For now, though, those global questions will wait. Job one started Friday as Wilson and Levien, with their colleagues, began meeting on new plans. The two executives must now form a different kind of working relationship.

Take audience and analytics, for instance, which everyone acknowledges needs to be the driver of the new business.

The newsroom’s own team grows, in the shadow of the Times innovation report. Meanwhile, the Customer Insight Group—the business side analytics team—will now report to Levien. How will the two fit together?

“How do we coordinate these efforts? Kinsey is looking at it and you can expect to hear something in the next couple of weeks,” said Thompson.

“In essence, it is built upon the same data set. The ad business is a hugely important business, but a derivative business of the consumer business,” added Levien.

There are sure to be similar “who does what” and “who takes the lead” questions given the new senior product team reporting to Kinsey Wilson, which is charged with creating the products that Levien must find ways to monetize.

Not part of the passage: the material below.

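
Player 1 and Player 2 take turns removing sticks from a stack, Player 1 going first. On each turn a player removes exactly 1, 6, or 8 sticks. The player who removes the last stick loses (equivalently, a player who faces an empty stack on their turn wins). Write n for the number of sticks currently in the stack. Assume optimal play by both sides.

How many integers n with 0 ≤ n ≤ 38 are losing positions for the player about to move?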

There is then the question of “marketing” itself. The Times’ own post mortem of its failed Paywalls 2.0 products pointed to marketing as one of the culprits, and contributed to Denise Warren’s departure. (There is a touch of irony in Levien’s ascendance. Denise Warren has been the Times’ successful digital ad exec when she added the digital business to her portfolio. Now, after her departure, another ad head gets the wider digital portfolio. Of course, they are different people and this is a different time.)

Levien has led a forceful cultural change for Times ad sales, building on a quite successful career in advertising at Forbes and theAtlantic. That resume, though, hasn’t been focused on marketing, the strange art—how do we sell ourselves?—on which most publishers stumble. In fact, it’s often as hard to find significant dollars for marketing expenses in newspaper company budgets, as it is to find one for R & D. One first priority of business for Levien: assessing what the company now does, what it needs to do, and who needs to be in place to do it, in marketing.

With the search now over, Mark Thompson sees a new role for himself.

How would his job change? I asked him. Mark Thompson aims for a maestro’s touch.

“I can work with Dean, Andy [Rosenthal, the Times’ editorial page editor], our pure creative leaders, and with Kinsey and Meredith to try to grapple with the fundamental strategic questions. … There’s quite a significant role for the conductor in the orchestra.”